If you talk to your IGAs, your FoodWorks or those smaller supermarkets in the suburbs and in regional areas, they are feeling the pinch. I spoke to one a couple of months ago who said he is just so sick and tired of dealing with offensive people but actual criminals as well who are literally walking into his store, grabbing what they want and walking out. He says, ‘What do I do? I have to tell my staff not to challenge them. You’ve got to look after your staff. You’ve got to look after their safety.’ But the brazenness of this, which is occurring time and time again, is costing Victorians money, is costing businesses money and is costing the community safety feel. When people hear that, they say this is terrible. Likewise the Sale Business and Tourism Association had a community meeting a couple of weeks ago. Sadly, Parliament was sitting. I could not make it, but that was about the level of shoplifting and assaults on the street in a place like Sale. It is a great frustration of our communities right around the place.

Point (c) is the chronic shortage of frontline police. As the member for Caulfield pointed out, we currently have 1100 vacancies. We have got 700 officers off on WorkCover, 300 on extended sick leave and another 300 expected to go under the new EBA. This is at a time when the government promised at the last election an additional 500 officers, and we have actually gone backwards. When the member for Ripon says they are better resourced than ever, I do not know how that can possibly be the case in terms of the numbers of police. I talk to my officers. They often say, ‘On paper we’ve probably got about the right number.’ But once you take out a few on WorkCover, a couple on maternity leave, two or three on secondment to somewhere else and the rest on leave – some on long service leave – suddenly they are down 10 or 15 across a local government area. They do not get replaced, so they simply do not have the resources that they require.

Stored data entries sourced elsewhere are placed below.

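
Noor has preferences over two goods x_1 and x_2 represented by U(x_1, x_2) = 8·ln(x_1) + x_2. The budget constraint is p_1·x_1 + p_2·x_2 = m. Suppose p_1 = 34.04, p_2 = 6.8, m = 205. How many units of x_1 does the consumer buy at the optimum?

x_1* = 1.5981

At the given prices: x_1* = 8·6.8/34.04 = 1.5981.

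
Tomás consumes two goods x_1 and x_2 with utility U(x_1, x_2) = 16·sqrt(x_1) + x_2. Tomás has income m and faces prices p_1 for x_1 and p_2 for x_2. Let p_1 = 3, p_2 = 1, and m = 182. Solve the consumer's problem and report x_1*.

x_1* = 7.1111

Set MRS = p_1/p_2: 8·x_1^(−1/2) = p_1/p_2.
Solve: √x_1 = 8·p_2/p_1, so x_1*(p_1,p_2) = (8·p_2/p_1)², and x_2* = (m − p_1·x_1*)/p_2.
Plugging in: x_1* = (8·1/3)² = 7.1111.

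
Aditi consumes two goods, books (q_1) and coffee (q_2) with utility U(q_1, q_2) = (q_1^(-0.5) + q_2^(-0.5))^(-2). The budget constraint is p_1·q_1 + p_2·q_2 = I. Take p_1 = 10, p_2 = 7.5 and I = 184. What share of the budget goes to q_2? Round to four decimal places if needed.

From the CES first-order condition, (q_2/q_1)^(1.5) = p_1/p_2.
Solve for the ratio: q_2/q_1 = [p_1/p_2]^(2/3).
With the ratio pinned down, the budget gives q_1* = I/(p_1 + p_2·(q_2/q_1)) and q_2* = (q_2/q_1)·q_1*.
Numerically q_2/q_1 = 1.211414, so q_1* = 184/(10 + 7.5·1.211414) = 9.6408 and q_2* = 1.211414·9.6408 = 11.679.
Expenditure on q_2: 7.5·11.679 = 87.5923; share = 0.476.

share on q_2 = 0.476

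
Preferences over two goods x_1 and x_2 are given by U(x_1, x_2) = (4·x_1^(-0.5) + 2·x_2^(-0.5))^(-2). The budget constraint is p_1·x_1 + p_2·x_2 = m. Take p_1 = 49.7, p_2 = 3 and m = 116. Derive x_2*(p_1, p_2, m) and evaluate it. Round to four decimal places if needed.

MRS = MU_x_1/MU_x_2 = 2·(x_2/x_1)^(1.5). Set equal to p_1/p_2.
Solve for the ratio: x_2/x_1 = [(1/2)·p_1/p_2]^(2/3).
Substitute x_2 = (x_2/x_1)·x_1 into the budget: x_1* = m/(p_1 + p_2·(x_2/x_1)).
Numerically x_2/x_1 = 4.093896, so x_1* = 116/(49.7 + 3·4.093896) = 1.8715 and x_2* = 4.093896·1.8715 = 7.6618.

x_2* = 7.6618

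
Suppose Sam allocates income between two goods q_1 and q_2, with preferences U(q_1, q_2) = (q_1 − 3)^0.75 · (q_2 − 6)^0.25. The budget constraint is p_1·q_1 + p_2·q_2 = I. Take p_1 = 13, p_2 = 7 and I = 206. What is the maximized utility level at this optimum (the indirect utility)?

V = 6.3967

Let q_1' = q_1−3, q_2' = q_2−6. MRS = 3·q_2'/q_1' = p_1/p_2.
Substituting into the budget: q_1* = 3 + 0.75·(I − 3·p_1 − 6·p_2)/p_1, and q_2* = 6 + 0.25·(…)/p_2.
Discretionary income = 206 − 3·13 − 6·7 = 125; q_1* = 3 + 0.75·125/13 = 10.2115; q_2* = 6 + 0.25·125/7 = 10.4643.
Utility at the optimum: U(10.2115, 10.4643) = 6.3967.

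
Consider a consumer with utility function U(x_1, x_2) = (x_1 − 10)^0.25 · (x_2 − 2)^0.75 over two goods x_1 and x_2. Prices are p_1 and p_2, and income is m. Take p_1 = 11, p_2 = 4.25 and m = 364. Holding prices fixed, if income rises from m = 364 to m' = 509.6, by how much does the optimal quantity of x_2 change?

MRS = (1/3)·(x_2−2)/(x_1−10). Tangency with p_1/p_2 gives x_2−2 = 3·(p_1/p_2)·(x_1−10).
After buying the subsistence bundle (10, 2), a share 0.25 of the remaining income goes to x_1: x_1* = 10 + 0.25·(m − 10p_1 − 2p_2)/p_1.
Discretionary income = 364 − 10·11 − 2·4.25 = 245.5; x_2* = 2 + 0.75·245.5/4.25 = 45.3235.
At m' = 509.6: x_2* = 71.0176. Change: 71.0176 − 45.3235 = 25.6941.

Δx_2* = 25.6941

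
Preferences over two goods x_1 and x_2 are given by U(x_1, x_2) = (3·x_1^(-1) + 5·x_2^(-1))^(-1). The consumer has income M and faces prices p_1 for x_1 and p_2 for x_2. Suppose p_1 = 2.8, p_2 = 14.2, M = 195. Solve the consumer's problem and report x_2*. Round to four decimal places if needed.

MU_x_1 ∝ 3·x_1^(-2), MU_x_2 ∝ 5·x_2^(-2), so MRS = (3/5)·(x_2/x_1)^(2) = p_1/p_2.
Hence x_2/x_1 = ((5/3)·p_1/p_2)^(1/(2)), i.e. raised to the 0.5 power.
With the ratio pinned down, the budget gives x_1* = M/(p_1 + p_2·(x_2/x_1)) and x_2* = (x_2/x_1)·x_1*.
Numerically x_2/x_1 = 0.57327, so x_1* = 195/(2.8 + 14.2·0.57327) = 17.8238 and x_2* = 0.57327·17.8238 = 10.2178.

x_2* = 10.2178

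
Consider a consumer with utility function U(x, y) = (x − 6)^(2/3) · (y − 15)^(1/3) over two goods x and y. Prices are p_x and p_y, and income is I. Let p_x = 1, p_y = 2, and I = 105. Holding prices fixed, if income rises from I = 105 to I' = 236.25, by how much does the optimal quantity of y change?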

Finally, the one that I think really hits home for so many people I speak to – and I am doing listening posts and mobile office visits around my electorate and around regional Victoria – is the lack of consequences. That is the big, big thing that people are so frustrated about, that they see people repeatedly. We know it is a small cohort. Indeed the statistics show children aged 10 to 17 make up just 13 per cent of all offenders, but they were responsible for 63 per cent of robberies, 46 per cent of aggravated burglaries and 20 per cent of car thefts. That is a very small cohort repeatedly doing the same thing because there are no consequences, and that is the issue that this government failed to understand when it weakened the bail laws several years ago. I remember standing literally right here and speaking next to the member for Malvern, who said we supported some of what the government was doing, but it was going too far and it would suffer the consequences in terms of the crime rate. And it absolutely has. But the issue is that there are not enough consequences for those people doing the wrong thing.

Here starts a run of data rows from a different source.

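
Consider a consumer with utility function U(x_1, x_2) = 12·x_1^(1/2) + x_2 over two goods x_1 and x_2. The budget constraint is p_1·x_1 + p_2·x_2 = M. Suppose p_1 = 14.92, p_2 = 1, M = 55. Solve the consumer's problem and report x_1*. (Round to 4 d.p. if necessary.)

Set MRS = p_1/p_2: 6·x_1^(−1/2) = p_1/p_2.
Thus x_1* = (6·p_2/p_1)² — independent of M — with the rest of income spent on x_2.
Plugging in: x_1* = (6·1/14.92)² = 0.1617.

x_1* = 0.1617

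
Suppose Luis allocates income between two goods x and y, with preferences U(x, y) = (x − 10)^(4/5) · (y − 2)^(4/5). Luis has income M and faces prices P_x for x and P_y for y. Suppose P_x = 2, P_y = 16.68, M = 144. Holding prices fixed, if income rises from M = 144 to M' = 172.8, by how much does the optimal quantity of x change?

MRS = (y−2)/(x−10). Tangency with P_x/P_y gives y−2 = (P_x/P_y)·(x−10).
Substituting into the budget: x* = 10 + 0.5·(M − 10·P_x − 2·P_y)/P_x, and y* = 2 + 0.5·(…)/P_y.
Discretionary income = 144 − 10·2 − 2·16.68 = 90.64; x* = 10 + 0.5·90.64/2 = 32.66.
At M' = 172.8: x* = 39.86. Change: 39.86 − 32.66 = 7.2.

Δx* = 7.2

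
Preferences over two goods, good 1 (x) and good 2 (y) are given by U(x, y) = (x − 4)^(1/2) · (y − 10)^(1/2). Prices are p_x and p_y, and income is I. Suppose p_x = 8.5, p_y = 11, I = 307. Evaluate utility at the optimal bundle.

V = 8.4285

This is Cobb-Douglas in (x−4, y−10): tangency gives 0.5·p_y·(y−10) = 0.5·p_x·(x−4).
After buying the subsistence bundle (4, 10), a share 0.5 of the remaining income goes to x: x* = 4 + 0.5·(I − 4p_x − 10p_y)/p_x.
Discretionary income = 307 − 4·8.5 − 10·11 = 163; x* = 4 + 0.5·163/8.5 = 13.5882; y* = 10 + 0.5·163/11 = 17.4091.
Utility at the optimum: U(13.5882, 17.4091) = 8.4285.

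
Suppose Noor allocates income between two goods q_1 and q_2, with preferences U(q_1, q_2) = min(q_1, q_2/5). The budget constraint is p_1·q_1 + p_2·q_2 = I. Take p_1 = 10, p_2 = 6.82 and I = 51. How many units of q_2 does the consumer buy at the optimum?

With perfect complements, no substitution: consume in ratio q_1:q_2 = 1:5.
Budget: p_1·q_1 + p_2·5·q_1 = I, so (p_1 + 5·p_2)·q_1 = I.
Demand: q_1*(p_1,p_2,I) = I/(p_1 + 5·p_2), q_2* = 5·I/(p_1 + 5·p_2).
Here 10 + 5·6.82 = 44.1, giving q_2* = 5.7823.

q_2* = 5.7823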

I will take up what the member for Mordialloc said. We absolutely understand that we need to target both ends, and we need to divert people, particularly young people, away from a life of crime. It is not just ‘lock them up and leave them’. We absolutely get that, and we will have policies to that effect to make sure that we actually can get people on the straight and narrow and that we can address those causes of crime. But at the moment this government’s policies after 11 years have absolutely failed Victorians, and we are seeing crimes skyrocket. We are seeing Victorians feeling unsafe in their homes. We are seeing Victorians feeling unsafe on the streets and in their cars because of the number of home invasions, carjackings and assaults on the street. Government’s job is to keep the people safe, and on that score this government is failing.